Anger, fear, and resentment are wonderful ways to motivate and radicalize a constituency. And so there's an episode in our history, long forgotten to most of America, that's on my mind as the political umbrage machine finds reasons to stir our fears this season.
One of the major rallying cries for this upcoming election is this: Religious freedom is threatened. How? Well, there's an anecdote here, and a snopes-fail story there, but really? All that matters is that people are riled up enough to feel motivated.
And sure, there are real threats to the freedom of religious practice elsewhere. In China, for example, where churches are forced to close for just being churches. Or in the Middle East, where being Christian means you may be tortured and beheaded. Our self-aggrandizing sense of "oppression" is an embarrassment to the faith, a mockery of the very real crosses borne by Christ followers around the world.
"Tyranny?" Lord help us, we have no idea what that means, although the folks who are manipulating our fears would be happy to show us, I'm sure.
That's not to say that religious freedom hasn't been challenged before in the United States. It has. When that's happened, though, and when it was resisted, what did that look like?
What does defending your religious freedom look like in a constitutional republic, when it's genuinely at risk?
For that, my research into the dynamics and lives of the Old Order Amish for my forthcoming novel surfaced an interesting case. There was a time, in the mid-20th century, when the Amish were jailed for their beliefs. It was the era when public education was increasingly a national priority. The United States was in the midst of the Cold War, and them Russkies were edumacating their young 'uns up real good.
If we didn't develop a new generation of scientists and mathematicians and engineers, the Red Menace would overtake us with their Sputniks and their Soyuzes and their ICBMs. Next thing you know, we'd be singing the Internationale, watching terrible propaganda musicals, and being herded into interminable performances of abstract dance at the Bolshoi.
So STEM education was the rule of the day, and everyone needed to be on board.
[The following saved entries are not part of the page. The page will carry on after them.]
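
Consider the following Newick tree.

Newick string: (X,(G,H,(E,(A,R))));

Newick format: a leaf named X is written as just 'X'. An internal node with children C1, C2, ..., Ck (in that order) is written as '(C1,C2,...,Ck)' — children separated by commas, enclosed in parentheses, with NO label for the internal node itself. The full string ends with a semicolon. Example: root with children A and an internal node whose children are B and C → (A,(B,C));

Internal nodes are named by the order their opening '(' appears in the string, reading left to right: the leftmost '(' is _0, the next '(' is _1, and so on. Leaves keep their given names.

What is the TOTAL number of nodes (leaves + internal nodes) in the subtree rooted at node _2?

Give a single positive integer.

Newick: (X,(G,H,(E,(A,R))));
Locate _2: it is the '(' at position 8 (the 3rd '(' reading left to right).
Query: subtree rooted at _2
_2: subtree_size = 1 + 4
  E: subtree_size = 1 + 0
  _3: subtree_size = 1 + 2
    A: subtree_size = 1 + 0
    R: subtree_size = 1 + 0
Total subtree size of _2: 5

Answer: 5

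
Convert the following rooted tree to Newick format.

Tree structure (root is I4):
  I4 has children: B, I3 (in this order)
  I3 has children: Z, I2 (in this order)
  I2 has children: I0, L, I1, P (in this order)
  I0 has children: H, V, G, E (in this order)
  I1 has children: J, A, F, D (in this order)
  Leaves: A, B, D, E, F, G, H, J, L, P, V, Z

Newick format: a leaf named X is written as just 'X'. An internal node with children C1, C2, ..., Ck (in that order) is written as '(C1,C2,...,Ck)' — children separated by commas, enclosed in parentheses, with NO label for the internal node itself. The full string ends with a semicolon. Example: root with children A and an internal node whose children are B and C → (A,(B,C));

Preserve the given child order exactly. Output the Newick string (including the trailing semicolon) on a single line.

Answer: (B,(Z,((H,V,G,E),L,(J,A,F,D),P)));

Derivation:
internal I4 with children ['B', 'I3']
  leaf 'B' → 'B'
  internal I3 with children ['Z', 'I2']
    leaf 'Z' → 'Z'
    internal I2 with children ['I0', 'L', 'I1', 'P']
      internal I0 with children ['H', 'V', 'G', 'E']
        leaf 'H' → 'H'
        leaf 'V' → 'V'
        leaf 'G' → 'G'
        leaf 'E' → 'E'
      → '(H,V,G,E)'
      leaf 'L' → 'L'
      internal I1 with children ['J', 'A', 'F', 'D']
        leaf 'J' → 'J'
        leaf 'A' → 'A'
        leaf 'F' → 'F'
        leaf 'D' → 'D'
      → '(J,A,F,D)'
      leaf 'P' → 'P'
    → '((H,V,G,E),L,(J,A,F,D),P)'
  → '(Z,((H,V,G,E),L,(J,A,F,D),P))'
→ '(B,(Z,((H,V,G,E),L,(J,A,F,D),P)))'
Final: (B,(Z,((H,V,G,E),L,(J,A,F,D),P)));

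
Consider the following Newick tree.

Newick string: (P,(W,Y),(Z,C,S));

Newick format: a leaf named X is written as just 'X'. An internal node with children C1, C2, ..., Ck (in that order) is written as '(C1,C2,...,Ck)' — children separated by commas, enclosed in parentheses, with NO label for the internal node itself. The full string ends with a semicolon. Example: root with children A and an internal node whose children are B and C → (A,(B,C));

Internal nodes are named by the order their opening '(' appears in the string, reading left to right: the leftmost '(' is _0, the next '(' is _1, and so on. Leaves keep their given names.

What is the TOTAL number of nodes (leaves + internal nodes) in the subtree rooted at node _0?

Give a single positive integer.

Newick: (P,(W,Y),(Z,C,S));
Locate _0: it is the '(' at position 0 (the 1st '(' reading left to right).
Query: subtree rooted at _0
_0: subtree_size = 1 + 8
  P: subtree_size = 1 + 0
  _1: subtree_size = 1 + 2
    W: subtree_size = 1 + 0
    Y: subtree_size = 1 + 0
  _2: subtree_size = 1 + 3
    Z: subtree_size = 1 + 0
    C: subtree_size = 1 + 0
    S: subtree_size = 1 + 0
Total subtree size of _0: 9

Answer: 9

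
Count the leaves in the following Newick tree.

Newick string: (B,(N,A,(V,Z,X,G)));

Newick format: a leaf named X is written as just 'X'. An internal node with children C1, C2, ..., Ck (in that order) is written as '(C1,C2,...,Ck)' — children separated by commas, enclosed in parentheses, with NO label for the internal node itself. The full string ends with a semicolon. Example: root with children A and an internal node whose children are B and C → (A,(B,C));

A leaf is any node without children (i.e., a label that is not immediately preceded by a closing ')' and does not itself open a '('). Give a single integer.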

School was mandatory.
But a group of Wisconsin Amish refused to send their kids to school past eighth grade, on religious grounds. They were conservative Christian agrarian/craftsman pacifists, and they wanted to educate their children to be part of their community. They had nothing against literacy, because the Amish were and are avid readers and writers. They had nothing against math, in so far as you need some math to run a farm or a small business or a household.
But the rest of modern-era public higher education was preparing their children for an economy in which they did not want to participate, an economy that was antithetical to their faith. So they refused.
Their children simply didn't show up to class. Or, if forced to go to class, they'd flee into the cornfields. Amish parents were accused of encouraging truancy, of subverting the American way with their backwards ignorance. Charges were filed. The Amish held their ground.
Amish elders were jailed, repeatedly, for breaking the law of the land. They maintained their position, relentlessly and peacefully, with the stubborn gentleness of that movement.
Ultimately, they won. In 1972, the Supreme Court unanimously ruled in favor of the Old Order Amish, in a landmark decision establishing the rights of parents to see to the education of their young ones.
But there's a detail in there, one that the current self-absorbed hullabaloo about religious freedom willfully ignores. The Amish were only interested in defending their way of life.
They were not, in any way, imposing their way of life on others.
Let me repeat that, because that's the part we seem confused about:
They were not, in any way, imposing their way of life on others.
I'd bold it and put it in all-caps, but hopefully, that point has been gotten across.
What we "English" do did not matter to them. They had their way, their path, their Ordnung. Others were not expected to live by it, not coerced by the power of the state into living according to their rules.
Now, I'm a fan of public education. Is it perfect? No, of course not. But it's a good thing, a public good, something that makes our nation better. Smarter. Stronger. Faster. Nonetheless, I can respect both the Amish position and the way in which they went about defending their inalienable rights.
In a democratic republic, where your neighbor's freedom matters as much as your own, they showed us how defending religious liberty is done.